For a very good introduction on the net see Introduction to neutrino oscillations.

Quarks are different particles: e.g. quarks are bosons (spin=1), neutrinos are leptons (spin=1/2). So the behaviour of quarks and neutrinos is completely different. No oscillations occur for quarks.

Maybe one word to the use of the "decay". A "decay" is an interaction between particles, where the particles in the end have lesser mass than the particles in the beginning. It's a kind of interaction. The neutrino oscillation is no interaction, but it's an effect of propagation and free evolution.

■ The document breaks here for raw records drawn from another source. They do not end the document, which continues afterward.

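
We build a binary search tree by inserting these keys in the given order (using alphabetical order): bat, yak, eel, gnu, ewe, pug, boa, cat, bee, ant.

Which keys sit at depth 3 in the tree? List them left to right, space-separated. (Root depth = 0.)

boa gnu

Insert bat: tree is empty, so bat becomes the root.
Insert yak: yak > bat → go right. Place as right child of bat.
Insert eel: eel > bat → go right; eel < yak → go left. Place as left child of yak.
Insert gnu: gnu > bat → go right; gnu < yak → go left; gnu > eel → go right. Place as right child of eel.
Insert ewe: ewe > bat → go right; ewe < yak → go left; ewe > eel → go right; ewe < gnu → go left. Place as left child of gnu.
Insert pug: pug > bat → go right; pug < yak → go left; pug > eel → go right; pug > gnu → go right. Place as right child of gnu.
Insert boa: boa > bat → go right; boa < yak → go left; boa < eel → go left. Place as left child of eel.
Insert cat: cat > bat → go right; cat < yak → go left; cat < eel → go left; cat > boa → go right. Place as right child of boa.
Insert bee: bee > bat → go right; bee < yak → go left; bee < eel → go left; bee < boa → go left. Place as left child of boa.
Insert ant: ant < bat → go left. Place as left child of bat.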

ad question 2.) The generation of mass is due to the so-called HIggs effect. Neutrino oscillation has nothing to do with it. Different masses for different neutrino types is a necessary prerequisite for oscillation; oscillation does not generate them. At first all, matter particles are massless. They couple to the Higgs particle. Via this interation the propagation of the matter particle is impeded, and the particle attains mass.